While summer remains an ideal time for new opportunities, the truth is that it can be a challenging time for low-income and underserved youth. Summers spent without quality learning opportunities put our youth at risk of falling behind academically and our families without necessary care.
Research shows that high-quality learning opportunities of all kinds during the summer can make a difference in preventing "summer slide" — the learning loss between the last day of school in June and the first day of school in September. Summer slide is a phenomenon experienced by most students, but more significantly by historically underserved students. By fifth grade, cumulative years of summer learning loss can leave low-income students 2.5 to 3 years behind their higher-income peers.
Public and private organizations throughout Washington County are working to close this achievement gap by providing quality summer opportunities that enable and inspire youth to keep learning during the summer months.
Many of these providers are part of a countywide effort called Washington County Kids (WCK), a coalition of community partners working together to increase awareness of the need for sustainable sources of funding to increase out-of-school-time programs and identify solutions that support long term success for all youth in Washington County. While dozens of opportunities happen around the county, program cost and access to transportation remain barriers for many kids.
To help families remove barriers, WCK has put together information about many summer programs that are available, including:
n Summer literacy: Take a trip to the Beaverton City Library to explore the Universe of Stories as part of their summer reading program. Find a whole list online, or in person, of drop-in and drop-off free opportunities taking place in Beaverton to support children and teen literacy this summer.
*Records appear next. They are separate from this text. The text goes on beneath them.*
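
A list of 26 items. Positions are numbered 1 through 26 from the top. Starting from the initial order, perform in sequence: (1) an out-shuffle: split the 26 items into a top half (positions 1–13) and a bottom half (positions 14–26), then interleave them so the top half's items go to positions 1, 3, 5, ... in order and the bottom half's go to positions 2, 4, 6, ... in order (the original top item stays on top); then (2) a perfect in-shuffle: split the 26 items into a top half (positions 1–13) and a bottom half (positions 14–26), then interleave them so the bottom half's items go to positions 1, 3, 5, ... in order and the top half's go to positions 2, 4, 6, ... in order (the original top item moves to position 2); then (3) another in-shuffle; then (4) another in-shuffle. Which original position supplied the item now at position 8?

1

Undo the operations in reverse order, starting from position 8:
  undo op 4 (in-shuffle, from top half): 8 ← 4
  undo op 3 (in-shuffle, from top half): 4 ← 2
  undo op 2 (in-shuffle, from top half): 2 ← 1
  undo op 1 (out-shuffle, from top half): 1 ← 1
So the item at position 8 came from original position 1.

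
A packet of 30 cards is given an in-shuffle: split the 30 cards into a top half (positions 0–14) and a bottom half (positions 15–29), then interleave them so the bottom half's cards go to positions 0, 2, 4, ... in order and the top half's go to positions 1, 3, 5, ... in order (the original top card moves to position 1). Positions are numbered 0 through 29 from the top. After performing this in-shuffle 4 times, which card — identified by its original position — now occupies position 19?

Work backwards from position 19, undoing one in-shuffle at a time:
19 ← 9 ← 4 ← 17 ← 8
So the card now at position 19 started at position 8.

8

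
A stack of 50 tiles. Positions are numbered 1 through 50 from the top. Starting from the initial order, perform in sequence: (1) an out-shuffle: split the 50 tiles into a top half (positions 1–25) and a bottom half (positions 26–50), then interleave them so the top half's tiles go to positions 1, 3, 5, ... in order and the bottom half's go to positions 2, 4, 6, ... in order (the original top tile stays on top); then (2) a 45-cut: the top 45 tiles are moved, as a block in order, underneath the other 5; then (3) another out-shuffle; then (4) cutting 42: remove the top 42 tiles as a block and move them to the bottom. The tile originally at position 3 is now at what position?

27

Track the tile from position 3 forward through each operation:
  after op 1 (out-shuffle): 3 → 5
  after op 2 (cut 45): 5 → 10
  after op 3 (out-shuffle): 10 → 19
  after op 4 (cut 42): 19 → 27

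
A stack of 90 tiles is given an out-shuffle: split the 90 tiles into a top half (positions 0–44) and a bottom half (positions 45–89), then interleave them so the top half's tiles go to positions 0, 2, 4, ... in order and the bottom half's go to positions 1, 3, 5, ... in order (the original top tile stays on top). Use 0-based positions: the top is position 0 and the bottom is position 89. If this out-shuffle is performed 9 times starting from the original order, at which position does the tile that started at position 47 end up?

34

Track the tile's position through each out-shuffle:
47 → 5 → 10 → 20 → 40 → 80 → 71 → 53 → 17 → 34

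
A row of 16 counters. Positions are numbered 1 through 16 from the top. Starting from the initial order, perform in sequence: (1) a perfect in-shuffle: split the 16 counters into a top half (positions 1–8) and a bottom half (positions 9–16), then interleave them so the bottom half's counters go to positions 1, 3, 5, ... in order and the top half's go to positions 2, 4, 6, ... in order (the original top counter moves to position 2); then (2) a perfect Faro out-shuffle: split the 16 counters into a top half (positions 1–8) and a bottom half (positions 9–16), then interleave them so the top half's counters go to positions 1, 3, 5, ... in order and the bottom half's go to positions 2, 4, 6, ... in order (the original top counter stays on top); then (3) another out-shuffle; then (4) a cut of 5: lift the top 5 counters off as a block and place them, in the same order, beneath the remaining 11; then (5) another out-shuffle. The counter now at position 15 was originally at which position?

Undo the operations in reverse order, starting from position 15:
  undo op 5 (out-shuffle, from top half): 15 ← 8
  undo op 4 (cut 5): 8 ← 13
  undo op 3 (out-shuffle, from top half): 13 ← 7
  undo op 2 (out-shuffle, from top half): 7 ← 4
  undo op 1 (in-shuffle, from top half): 4 ← 2
So the counter at position 15 came from original position 2.

2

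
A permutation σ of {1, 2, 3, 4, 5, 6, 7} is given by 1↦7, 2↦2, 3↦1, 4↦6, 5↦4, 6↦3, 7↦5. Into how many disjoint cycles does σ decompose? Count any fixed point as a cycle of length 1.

Cycle decomposition: (1 7 5 4 6 3) (2).
2 cycles.

2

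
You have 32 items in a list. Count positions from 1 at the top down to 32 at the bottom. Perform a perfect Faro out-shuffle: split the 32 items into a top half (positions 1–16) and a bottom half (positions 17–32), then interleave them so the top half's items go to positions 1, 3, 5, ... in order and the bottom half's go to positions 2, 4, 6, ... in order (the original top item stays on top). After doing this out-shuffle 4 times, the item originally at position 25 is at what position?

Track the item's position through each out-shuffle:
25 → 18 → 4 → 7 → 13

13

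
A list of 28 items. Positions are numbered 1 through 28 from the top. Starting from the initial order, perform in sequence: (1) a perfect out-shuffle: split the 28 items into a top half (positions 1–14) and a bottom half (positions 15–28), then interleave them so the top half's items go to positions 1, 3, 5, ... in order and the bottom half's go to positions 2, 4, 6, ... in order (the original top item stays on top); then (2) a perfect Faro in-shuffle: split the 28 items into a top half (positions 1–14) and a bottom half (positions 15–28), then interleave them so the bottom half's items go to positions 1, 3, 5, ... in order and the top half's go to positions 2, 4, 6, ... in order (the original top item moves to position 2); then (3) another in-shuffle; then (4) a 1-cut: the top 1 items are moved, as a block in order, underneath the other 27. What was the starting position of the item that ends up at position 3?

1

Undo the operations in reverse order, starting from position 3:
  undo op 4 (cut 1): 3 ← 4
  undo op 3 (in-shuffle, from top half): 4 ← 2
  undo op 2 (in-shuffle, from top half): 2 ← 1
  undo op 1 (out-shuffle, from top half): 1 ← 1
So the item at position 3 came from original position 1.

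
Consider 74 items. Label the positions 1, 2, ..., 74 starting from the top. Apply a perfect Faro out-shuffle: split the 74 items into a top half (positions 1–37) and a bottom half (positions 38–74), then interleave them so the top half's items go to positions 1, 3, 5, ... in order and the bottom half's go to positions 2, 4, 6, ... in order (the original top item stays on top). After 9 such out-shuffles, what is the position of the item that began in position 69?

69

Track the item's position through each out-shuffle:
69 → 64 → 54 → 34 → 67 → 60 → 46 → 18 → 35 → 69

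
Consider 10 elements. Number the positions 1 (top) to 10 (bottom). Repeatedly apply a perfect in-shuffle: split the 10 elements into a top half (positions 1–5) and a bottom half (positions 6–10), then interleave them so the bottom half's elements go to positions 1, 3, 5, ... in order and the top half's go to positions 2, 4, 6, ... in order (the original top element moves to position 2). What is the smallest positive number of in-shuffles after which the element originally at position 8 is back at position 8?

10

Follow position 8 under repeated in-shuffles:
8 → 5 → 10 → 9 → 7 → 3 → 6 → 1 → 2 → 4 → 8
It first returns after 10 in-shuffles.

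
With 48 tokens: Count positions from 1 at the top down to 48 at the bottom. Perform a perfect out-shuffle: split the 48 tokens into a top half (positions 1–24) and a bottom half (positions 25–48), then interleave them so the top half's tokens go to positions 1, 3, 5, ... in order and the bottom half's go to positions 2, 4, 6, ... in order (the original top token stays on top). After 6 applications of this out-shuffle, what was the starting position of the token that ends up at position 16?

24

Work backwards from position 16, undoing one out-shuffle at a time:
16 ← 32 ← 40 ← 44 ← 46 ← 47 ← 24
So the token now at position 16 started at position 24.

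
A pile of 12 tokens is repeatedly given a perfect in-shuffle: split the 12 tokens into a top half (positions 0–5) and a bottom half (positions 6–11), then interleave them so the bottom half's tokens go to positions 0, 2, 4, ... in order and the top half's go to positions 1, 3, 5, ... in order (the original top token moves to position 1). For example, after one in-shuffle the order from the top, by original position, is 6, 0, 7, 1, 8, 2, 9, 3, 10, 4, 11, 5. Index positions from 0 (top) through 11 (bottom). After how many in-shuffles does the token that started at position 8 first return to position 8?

12

Follow position 8 under repeated in-shuffles:
8 → 4 → 9 → 6 → 0 → 1 → 3 → 7 → 2 → 5 → 11 → 10 → 8
It first returns after 12 in-shuffles.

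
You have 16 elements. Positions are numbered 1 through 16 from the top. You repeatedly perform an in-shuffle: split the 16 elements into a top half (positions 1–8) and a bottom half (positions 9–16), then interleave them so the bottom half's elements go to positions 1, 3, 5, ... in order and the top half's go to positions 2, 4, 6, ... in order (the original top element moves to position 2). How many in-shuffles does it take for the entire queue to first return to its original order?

8

The in-shuffle permutes the 16 positions with cycle lengths [8, 8].
Every element is home exactly when every cycle has completed a whole number of laps, i.e. after lcm(8) = 8 in-shuffles.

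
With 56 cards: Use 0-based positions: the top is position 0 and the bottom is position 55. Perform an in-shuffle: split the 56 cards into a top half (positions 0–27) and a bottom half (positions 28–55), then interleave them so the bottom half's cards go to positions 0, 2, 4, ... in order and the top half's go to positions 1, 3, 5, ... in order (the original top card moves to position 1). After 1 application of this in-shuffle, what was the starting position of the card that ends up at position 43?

21

Work backwards from position 43, undoing one in-shuffle at a time:
43 ← 21
So the card now at position 43 started at position 21.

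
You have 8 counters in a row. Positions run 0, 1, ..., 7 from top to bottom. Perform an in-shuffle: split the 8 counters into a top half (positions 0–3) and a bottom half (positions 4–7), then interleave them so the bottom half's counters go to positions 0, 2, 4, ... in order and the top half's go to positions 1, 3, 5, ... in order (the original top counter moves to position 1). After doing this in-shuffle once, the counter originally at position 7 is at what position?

6

Track the counter's position through each in-shuffle:
7 → 6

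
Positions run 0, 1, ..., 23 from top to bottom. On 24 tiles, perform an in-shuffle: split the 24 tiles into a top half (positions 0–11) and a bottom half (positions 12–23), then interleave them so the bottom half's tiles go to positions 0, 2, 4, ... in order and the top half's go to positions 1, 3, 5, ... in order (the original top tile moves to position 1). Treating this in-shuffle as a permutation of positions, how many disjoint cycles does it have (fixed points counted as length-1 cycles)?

Trace each unvisited position around until it returns:
(0 1 3 7 15 6 ... len 20) (4 9 19 14)
2 cycles in total.

2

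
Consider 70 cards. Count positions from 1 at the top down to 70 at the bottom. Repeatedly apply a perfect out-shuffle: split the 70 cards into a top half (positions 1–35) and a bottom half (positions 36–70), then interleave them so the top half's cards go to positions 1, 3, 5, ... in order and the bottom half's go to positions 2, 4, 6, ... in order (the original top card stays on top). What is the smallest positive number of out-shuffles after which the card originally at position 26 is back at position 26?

Follow position 26 under repeated out-shuffles:
26 → 51 → 32 → 63 → 56 → 42 → 14 → 27 → ... → 26 (length 22)
It first returns after 22 out-shuffles.

22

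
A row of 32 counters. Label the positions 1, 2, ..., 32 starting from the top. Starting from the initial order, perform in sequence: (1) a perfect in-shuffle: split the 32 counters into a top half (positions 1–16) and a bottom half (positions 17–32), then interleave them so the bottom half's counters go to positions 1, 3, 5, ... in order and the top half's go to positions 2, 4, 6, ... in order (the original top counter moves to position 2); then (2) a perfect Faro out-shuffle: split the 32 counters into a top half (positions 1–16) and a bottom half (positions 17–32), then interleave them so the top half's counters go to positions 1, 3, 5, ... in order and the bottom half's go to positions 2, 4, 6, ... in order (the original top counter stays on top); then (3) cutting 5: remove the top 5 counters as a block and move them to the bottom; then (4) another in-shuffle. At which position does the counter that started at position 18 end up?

31

Track the counter from position 18 forward through each operation:
  after op 1 (in-shuffle): 18 → 3
  after op 2 (out-shuffle): 3 → 5
  after op 3 (cut 5): 5 → 32
  after op 4 (in-shuffle): 32 → 31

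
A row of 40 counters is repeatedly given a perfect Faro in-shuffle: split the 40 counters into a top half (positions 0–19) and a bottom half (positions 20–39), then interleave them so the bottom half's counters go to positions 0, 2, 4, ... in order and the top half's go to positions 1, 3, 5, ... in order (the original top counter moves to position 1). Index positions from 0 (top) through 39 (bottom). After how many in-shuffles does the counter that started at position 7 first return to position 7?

20

Follow position 7 under repeated in-shuffles:
7 → 15 → 31 → 22 → 4 → 9 → 19 → 39 → 38 → 36 → 32 → 24 → 8 → 17 → 35 → 30 → 20 → 0 → 1 → 3 → 7
It first returns after 20 in-shuffles.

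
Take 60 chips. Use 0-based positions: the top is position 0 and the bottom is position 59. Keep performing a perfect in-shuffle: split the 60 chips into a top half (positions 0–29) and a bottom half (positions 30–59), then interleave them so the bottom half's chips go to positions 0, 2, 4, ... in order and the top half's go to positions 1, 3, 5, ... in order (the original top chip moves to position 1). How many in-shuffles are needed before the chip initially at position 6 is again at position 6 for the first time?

Follow position 6 under repeated in-shuffles:
6 → 13 → 27 → 55 → 50 → 40 → 20 → 41 → ... → 6 (length 60)
It first returns after 60 in-shuffles.

60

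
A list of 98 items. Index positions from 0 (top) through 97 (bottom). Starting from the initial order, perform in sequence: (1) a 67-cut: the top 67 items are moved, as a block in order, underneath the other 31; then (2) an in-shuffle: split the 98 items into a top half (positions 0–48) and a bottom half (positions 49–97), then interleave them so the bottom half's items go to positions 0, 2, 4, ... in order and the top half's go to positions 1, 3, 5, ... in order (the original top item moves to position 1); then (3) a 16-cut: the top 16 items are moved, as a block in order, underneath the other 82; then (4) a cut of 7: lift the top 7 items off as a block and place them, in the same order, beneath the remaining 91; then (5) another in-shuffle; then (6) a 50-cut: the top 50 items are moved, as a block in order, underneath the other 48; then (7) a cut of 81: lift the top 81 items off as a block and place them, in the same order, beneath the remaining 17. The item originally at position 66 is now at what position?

15

Track the item from position 66 forward through each operation:
  after op 1 (cut 67): 66 → 97
  after op 2 (in-shuffle): 97 → 96
  after op 3 (cut 16): 96 → 80
  after op 4 (cut 7): 80 → 73
  after op 5 (in-shuffle): 73 → 48
  after op 6 (cut 50): 48 → 96
  after op 7 (cut 81): 96 → 15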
n STEM (science, technology, engineering, math): At Sherwood YMCA, Math Gamers offers camps for a weekly fee or include the arts at STEAM Camp at Cornelius' Centro Cultural. Additional STEM camps are available at Pacific University through Saturday Academy. Hillsboro School District is participating in the region-wide Summer Works program that provides work experience and training for youth 16-24 years old. This free training opportunity could be one key to getting youth college & career ready.
n Sports & Fitness: Summer Camps at Tualatin Hills Park & Recreation District or search free swim days for a low-cost option to stay cool. Hillsboro Parks and Recreation also offers a full range of camps and swim activities.
Along with academic and enrichment opportunities, access to food during the summer is a huge issue for thousands of homeless, low-income and isolated youth. For youth who may access three meals a day at school during the year, food insecurity becomes food inaccessibility when summer comes. Thankfully, throughout the state, 133 programs with more than 800 sites are working to increase access to food at libraries, schools, parks, and community organizations. But the reality is, even with hundreds of sites operating throughout the summer, only 1 in 8 children that are eligible for free and reduced-price school meals currently participate in the summer.
We see that the need for more summer opportunities, meals and supervision is real. Whether families are looking for safe and reliable care, engaging activities for middle school youth or job skill development for older youth, WCK's out-of-school-time partners are working together to meet the needs of youth and families.